Tuesday, May 7, 2013

Greatness Recalled

"The Greatest Generation:  A Visual Tribute" by artist Chris Demarest

A Military Portrait Art show kicks off its national tour here in Amherst, a town not always known as a bastion of old fashioned patriotism, in the sun splashed atrium of our own Jones Library, "the people's living room."

Hometown artist Chris Demarest, a cross between illustrator Norman Rockwell and writer Tracy Kidder,  has put brush to canvas on over 80 scenes of our WW2 generation going about their daily business of contributing to the war effort.  A hard won victory only made possible by teamwork, skill and unwavering dedication to the cause that defined a generation.

And with more than an equal share of the paintings highlighting the significant contributions to the war effort made by our secret weapon: women.

Some 350,000 women served in US Armed Forces during WW2


Anonymous said...

I'm so happy you have chosen to show these paintings. The one of the smiling black women is particularly moving to me -- it portrays a real sisterhood.
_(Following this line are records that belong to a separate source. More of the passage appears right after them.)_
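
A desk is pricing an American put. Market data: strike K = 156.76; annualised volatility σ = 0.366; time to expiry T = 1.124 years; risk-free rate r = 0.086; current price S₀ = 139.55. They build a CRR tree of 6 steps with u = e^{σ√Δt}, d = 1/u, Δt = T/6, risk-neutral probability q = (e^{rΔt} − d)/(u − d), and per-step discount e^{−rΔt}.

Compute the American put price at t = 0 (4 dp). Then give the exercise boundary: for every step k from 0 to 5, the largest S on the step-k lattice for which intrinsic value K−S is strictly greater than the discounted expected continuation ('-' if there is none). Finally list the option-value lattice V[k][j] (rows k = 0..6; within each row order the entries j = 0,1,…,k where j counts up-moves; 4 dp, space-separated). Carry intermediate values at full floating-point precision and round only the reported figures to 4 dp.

price = 26.3825
boundary = - - 101.6564 86.7635 101.6564 119.1056
tree:
26.3825
38.8242 15.3393
55.1036 24.5113 7.0677
69.9965 37.6925 12.7025 1.9112
82.7075 55.1036 22.2630 3.9762 0.0000
93.5564 69.9965 37.6544 8.2723 0.0000 0.0000
102.8158 82.7075 55.1036 17.2100 0.0000 0.0000 0.0000

params: Δt=0.18733 u=1.17165 d=0.85350 q=0.51153 e^(-rΔt)=0.98402
t_6 payoffs: 102.8158 82.7075 55.1036 17.2100 0.0000 0.0000 0.0000
t_5: node(5,0) S=63.2036 payoff=93.5564 vs cont=91.0511 → 93.5564 [stop]  node(5,1) S=86.7635 payoff=69.9965 vs cont=67.4912 → 69.9965 [stop]  node(5,2) S=119.1056 payoff=37.6544 vs cont=35.1491 → 37.6544 [stop]  node(5,3) S=163.5036 payoff=0.0000 vs cont=8.2723 → 8.2723 [wait]  node(5,4) S=224.4515 payoff=0.0000 vs cont=0.0000 → 0.0000 [wait]  node(5,5) S=308.1183 payoff=0.0000 vs cont=0.0000 → 0.0000 [wait]  ⇒ S*(5)=119.1056
t_4: node(4,0) S=74.0525 payoff=82.7075 vs cont=80.2022 → 82.7075 [stop]  node(4,1) S=101.6564 payoff=55.1036 vs cont=52.5983 → 55.1036 [stop]  node(4,2) S=139.5500 payoff=17.2100 vs cont=22.2630 → 22.2630 [wait]  node(4,3) S=191.5689 payoff=0.0000 vs cont=3.9762 → 3.9762 [wait]  node(4,4) S=262.9784 payoff=0.0000 vs cont=0.0000 → 0.0000 [wait]  ⇒ S*(4)=101.6564
t_3: node(3,0) S=86.7635 payoff=69.9965 vs cont=67.4912 → 69.9965 [stop]  node(3,1) S=119.1056 payoff=37.6544 vs cont=37.6925 → 37.6925 [wait]  node(3,2) S=163.5036 payoff=0.0000 vs cont=12.7025 → 12.7025 [wait]  node(3,3) S=224.4515 payoff=0.0000 vs cont=1.9112 → 1.9112 [wait]  ⇒ S*(3)=86.7635
t_2: node(2,0) S=101.6564 payoff=55.1036 vs cont=52.6175 → 55.1036 [stop]  node(2,1) S=139.5500 payoff=17.2100 vs cont=24.5113 → 24.5113 [wait]  node(2,2) S=191.5689 payoff=0.0000 vs cont=7.0677 → 7.0677 [wait]  ⇒ S*(2)=101.6564
t_1: node(1,0) S=119.1056 payoff=37.6544 vs cont=38.8242 → 38.8242 [wait]  node(1,1) S=163.5036 payoff=0.0000 vs cont=15.3393 → 15.3393 [wait]  ⇒ S*(1)=-
t_0: node(0,0) S=139.5500 payoff=17.2100 vs cont=26.3825 → 26.3825 [wait]  ⇒ S*(0)=-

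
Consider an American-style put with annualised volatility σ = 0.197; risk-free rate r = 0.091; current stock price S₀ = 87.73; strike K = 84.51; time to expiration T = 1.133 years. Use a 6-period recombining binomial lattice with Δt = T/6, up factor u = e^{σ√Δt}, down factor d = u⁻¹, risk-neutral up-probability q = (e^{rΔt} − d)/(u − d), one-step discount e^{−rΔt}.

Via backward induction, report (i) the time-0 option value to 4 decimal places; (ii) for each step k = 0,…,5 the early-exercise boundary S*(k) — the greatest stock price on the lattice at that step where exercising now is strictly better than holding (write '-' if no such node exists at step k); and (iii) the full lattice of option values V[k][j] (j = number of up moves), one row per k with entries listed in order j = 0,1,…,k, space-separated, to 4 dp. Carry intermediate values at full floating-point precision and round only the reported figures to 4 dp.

price = 3.1576
boundary = - - 73.9250 67.8599 73.9250 67.8599
tree:
3.1576
5.8870 1.2734
10.5850 2.6571 0.3083
16.6501 5.4023 0.7463 0.0000
22.2176 10.5850 1.8065 0.0000 0.0000
27.3284 16.6501 4.3729 0.0000 0.0000 0.0000
32.0198 22.2176 10.5850 0.0000 0.0000 0.0000 0.0000

Δt=0.18883  u=1.08938  d=0.91796  q=0.57972  discount=0.98296
step 6 (expiry): payoffs max(K−S,0) = 32.0198 22.2176 10.5850 0.0000 0.0000 0.0000 0.0000
step 5: (k=5,j=0): S=57.1816, (K−S)⁺=27.3284, hold=25.8886 ⇒ V=27.3284 exercise | (k=5,j=1): S=67.8599, (K−S)⁺=16.6501, hold=15.2103 ⇒ V=16.6501 exercise | (k=5,j=2): S=80.5322, (K−S)⁺=3.9778, hold=4.3729 ⇒ V=4.3729 continue | (k=5,j=3): S=95.5711, (K−S)⁺=0.0000, hold=0.0000 ⇒ V=0.0000 continue | (k=5,j=4): S=113.4183, (K−S)⁺=0.0000, hold=0.0000 ⇒ V=0.0000 continue | (k=5,j=5): S=134.5984, (K−S)⁺=0.0000, hold=0.0000 ⇒ V=0.0000 continue  boundary S*=67.8599
step 4: (k=4,j=0): S=62.2924, (K−S)⁺=22.2176, hold=20.7778 ⇒ V=22.2176 exercise | (k=4,j=1): S=73.9250, (K−S)⁺=10.5850, hold=9.3703 ⇒ V=10.5850 exercise | (k=4,j=2): S=87.7300, (K−S)⁺=0.0000, hold=1.8065 ⇒ V=1.8065 continue | (k=4,j=3): S=104.1130, (K−S)⁺=0.0000, hold=0.0000 ⇒ V=0.0000 continue | (k=4,j=4): S=123.5553, (K−S)⁺=0.0000, hold=0.0000 ⇒ V=0.0000 continue  boundary S*=73.9250
step 3: (k=3,j=0): S=67.8599, (K−S)⁺=16.6501, hold=15.2103 ⇒ V=16.6501 exercise | (k=3,j=1): S=80.5322, (K−S)⁺=3.9778, hold=5.4023 ⇒ V=5.4023 continue | (k=3,j=2): S=95.5711, (K−S)⁺=0.0000, hold=0.7463 ⇒ V=0.7463 continue | (k=3,j=3): S=113.4183, (K−S)⁺=0.0000, hold=0.0000 ⇒ V=0.0000 continue  boundary S*=67.8599
step 2: (k=2,j=0): S=73.9250, (K−S)⁺=10.5850, hold=9.9569 ⇒ V=10.5850 exercise | (k=2,j=1): S=87.7300, (K−S)⁺=0.0000, hold=2.6571 ⇒ V=2.6571 continue | (k=2,j=2): S=104.1130, (K−S)⁺=0.0000, hold=0.3083 ⇒ V=0.3083 continue  boundary S*=73.9250
step 1: (k=1,j=0): S=80.5322, (K−S)⁺=3.9778, hold=5.8870 ⇒ V=5.8870 continue | (k=1,j=1): S=95.5711, (K−S)⁺=0.0000, hold=1.2734 ⇒ V=1.2734 continue  boundary S*=-
step 0: (k=0,j=0): S=87.7300, (K−S)⁺=0.0000, hold=3.1576 ⇒ V=3.1576 continue  boundary S*=-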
Ask Chris about the stories he has been collecting because he has met many of his subjects. It's an amazing exhibit.

Tom Porter said...

Nice piece Larry. I had no idea and will definitely check out the show. You mention Amherst as not being known for its patriotism, and that's probably very true as we are more likely to be outspoken flagstompers and hair-shirt apologists than to be flag-wavers. My recollection of the sixties and early seventies in Amherst is that this was a town where one could righteously spit on a serviceman and laugh about it over Boodles at the next faculty soiree. At least in this sense, forty years later we have evolved as a community, thank goodness.

Anonymous said...

Surely you do not mean, literally, that you know of anyone that has spit on a serviceman and then laughed about it over a gin fizz at the Faculty Club?

Anonymous said...

Leave it to Tom to take a feel-good article and use it as an excuse to bleat out another negative criticism.